İhtiyarla Kosovalı’nın tartışması esnasında meyhaneden içeri yine birileri girdi. Bostancı duruşunu bozmadan gözünü bu yeni giren üç kişiye çevirmişti. İki kişi de artık tartışmalarına son vermişti.  Gelenlerden biri az evvel meyhaneyi terk eden Davut Çelebi idi. Yanında iki kişi daha getirmişti. Bunlar Çolak Rıza ile kızından başkası değildi. Grubun hemen arkasından içeri dalan bir bostancı içerideki bostancının soğuk bakışlarıyla karşılaşınca girdiği kapıdan usulca geri döndü. Çolak Rıza’nın yüzünde yılışık bir gülümseme vardı.
“-Beyim! Beni istetmişsin koşa koşa geldim.”
Orakçı Osman sanki onu hiç duymamış gibi Çelebi’ye döndü:
“-Kızı neden getirdin?”
“-Babamı yalnız başına bırakmam diye tutturunca mecbur kaldım.”
“-Ama bu kadarı da fazla artık! Daha kaç kişi getirmeyi düşünüyorsunuz aşağıya?”

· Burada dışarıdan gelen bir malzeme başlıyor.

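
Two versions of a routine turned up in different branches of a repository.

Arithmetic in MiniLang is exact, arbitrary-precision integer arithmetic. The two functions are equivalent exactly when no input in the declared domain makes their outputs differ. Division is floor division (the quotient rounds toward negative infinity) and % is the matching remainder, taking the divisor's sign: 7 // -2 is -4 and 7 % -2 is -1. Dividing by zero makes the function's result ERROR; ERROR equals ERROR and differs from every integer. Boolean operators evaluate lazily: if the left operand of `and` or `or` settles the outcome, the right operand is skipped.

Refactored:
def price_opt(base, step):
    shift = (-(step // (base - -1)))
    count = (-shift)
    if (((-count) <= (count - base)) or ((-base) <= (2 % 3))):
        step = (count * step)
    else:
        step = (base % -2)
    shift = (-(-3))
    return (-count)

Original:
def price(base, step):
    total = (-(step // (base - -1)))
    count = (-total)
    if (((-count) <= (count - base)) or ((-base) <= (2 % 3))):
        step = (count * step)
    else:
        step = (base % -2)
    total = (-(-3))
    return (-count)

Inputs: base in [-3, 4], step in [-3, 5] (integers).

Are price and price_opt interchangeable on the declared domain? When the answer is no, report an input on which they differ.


The two versions differ — the changes include local variable names differ.
One worked example (base=4, step=5) — price: total becomes -1; next count becomes 1; next (((-count) <= (count - base)) or ((-base) <= (2 % 3))) evaluates to true; next step becomes 5; next total becomes 3; next final value -1; price_opt: shift becomes -1; next count becomes 1; next (((-count) <= (count - base)) or ((-base) <= (2 % 3))) evaluates to true; next step becomes 5; next shift becomes 3; next final value -1; agreement on -1.
Across all 72 domain points the two functions coincide.
verdict: equivalent


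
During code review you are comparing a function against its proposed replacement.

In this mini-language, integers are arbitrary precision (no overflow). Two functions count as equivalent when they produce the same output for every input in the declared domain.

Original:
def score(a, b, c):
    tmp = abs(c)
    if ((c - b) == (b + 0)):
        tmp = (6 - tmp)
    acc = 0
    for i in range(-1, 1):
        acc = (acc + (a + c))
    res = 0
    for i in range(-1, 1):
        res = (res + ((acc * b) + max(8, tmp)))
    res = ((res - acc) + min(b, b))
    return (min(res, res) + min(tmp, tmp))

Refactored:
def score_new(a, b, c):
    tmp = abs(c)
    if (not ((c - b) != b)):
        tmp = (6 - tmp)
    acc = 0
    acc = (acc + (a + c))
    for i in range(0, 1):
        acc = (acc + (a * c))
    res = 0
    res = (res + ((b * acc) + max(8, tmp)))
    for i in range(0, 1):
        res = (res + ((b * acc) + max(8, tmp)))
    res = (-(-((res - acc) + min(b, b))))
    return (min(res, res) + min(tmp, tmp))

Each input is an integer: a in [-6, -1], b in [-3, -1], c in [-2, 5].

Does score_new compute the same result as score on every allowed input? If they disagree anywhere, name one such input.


Try a=-6, b=-3, c=-2.
score: tmp = 2; ((c - b) == (b + 0)) -> false; acc = 0; [i=-1]; acc = -8; [i=0]; acc = -16; res = 0; [i=-1]; res = 56; [i=0]; res = 112; res = 125; return 127
score_new: tmp = 2; (not ((c - b) != b)) -> false; acc = 0; acc = -8; [i=0]; acc = 4; res = 0; res = -4; [i=0]; res = -8; res = -15; return -13
127 against -13: the behavior changed.
verdict: not equivalent; witness: a=-6, b=-3, c=-2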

Bedreddin’in sinirden kıpkırmızı olmuş yüzü meyhanenin karanlığında dahi belli oluyordu. Bostancı’nın yeni gelenlere doğru bir adım attığını fark eden Osman onu durdurdu:
“-Bu herifin işe yarayacağını düşünüyorum. Birkaç dakika içinde kapıyı bulacaktır. Bu meyhaneyi kimse ondan daha iyi bilemez. Öyle değil mi Çolak?”

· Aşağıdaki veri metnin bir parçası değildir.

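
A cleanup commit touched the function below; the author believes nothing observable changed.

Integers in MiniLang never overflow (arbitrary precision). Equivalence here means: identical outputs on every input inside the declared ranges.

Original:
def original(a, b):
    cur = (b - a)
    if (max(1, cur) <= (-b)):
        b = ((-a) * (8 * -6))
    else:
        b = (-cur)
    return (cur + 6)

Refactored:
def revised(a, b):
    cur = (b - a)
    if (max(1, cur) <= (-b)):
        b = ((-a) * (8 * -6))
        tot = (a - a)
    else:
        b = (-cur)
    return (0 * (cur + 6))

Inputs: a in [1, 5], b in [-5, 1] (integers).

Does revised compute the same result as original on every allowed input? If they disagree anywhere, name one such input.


Evaluate both at a=1, b=-4.
original: cur becomes -5; next (max(1, cur) <= (-b)) evaluates to true; next b becomes 48; next final value 1
revised: cur becomes -5; next (max(1, cur) <= (-b)) evaluates to true; next b becomes 48; next tot becomes 0; next final value 0
1 against 0: the behavior changed.
verdict: not equivalent; witness: a=1, b=-4


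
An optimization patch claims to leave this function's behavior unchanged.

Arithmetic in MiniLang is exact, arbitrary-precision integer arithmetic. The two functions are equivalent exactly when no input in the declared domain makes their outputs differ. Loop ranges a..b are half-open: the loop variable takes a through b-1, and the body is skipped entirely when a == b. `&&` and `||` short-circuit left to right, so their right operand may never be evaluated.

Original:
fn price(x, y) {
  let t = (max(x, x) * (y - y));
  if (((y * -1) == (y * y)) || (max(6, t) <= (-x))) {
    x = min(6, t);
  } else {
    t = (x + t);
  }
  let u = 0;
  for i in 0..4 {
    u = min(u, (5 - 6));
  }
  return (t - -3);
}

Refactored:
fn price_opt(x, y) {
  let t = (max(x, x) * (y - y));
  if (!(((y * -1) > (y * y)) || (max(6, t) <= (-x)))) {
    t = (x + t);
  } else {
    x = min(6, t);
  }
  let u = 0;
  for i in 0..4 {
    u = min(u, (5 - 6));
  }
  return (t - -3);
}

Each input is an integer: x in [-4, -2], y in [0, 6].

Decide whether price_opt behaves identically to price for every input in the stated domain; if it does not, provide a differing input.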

“-Vallahi Beyim şimdi bu haliyle görünce şüpheye düştüm. Bu meyhane o meyhane mi? Yani iyi bilirim tabi ama kapı dediğiniz şeyin ne olduğunu tam olarak anlayamadım.”
“-İyi düşün bakalım. Buralarda kimsenin bilmediği geçit gibi bir şey var mı?”
“-Olmaz mı beyim? Sizi Artim’in gizli hazinesini sakladığı yere götüreyim.”
Kalabalık Çolak Rıza’yı tezgahın arkasına kadar takip etti. Yerdeki belli belirsiz halkayı kaldırınca karanlıkta belli olmayan koca bir kapak açıldı. Kapaktan içeri ışık tuttuklarında aşağıya doğru uzanan ahşap bir merdivenle karşılaştılar.
“-Garip şey! Bu merdiven daha dün örümcek ağlarıyla kaplıydı. Meyhanenin yeni sahipleri çok titiz insanlar demek ki. Bütün her yerini temizlemişler. Aaah Artim ah! Beni burada her yakaladığında ne sopa atardı. Nur içinde yatsın.”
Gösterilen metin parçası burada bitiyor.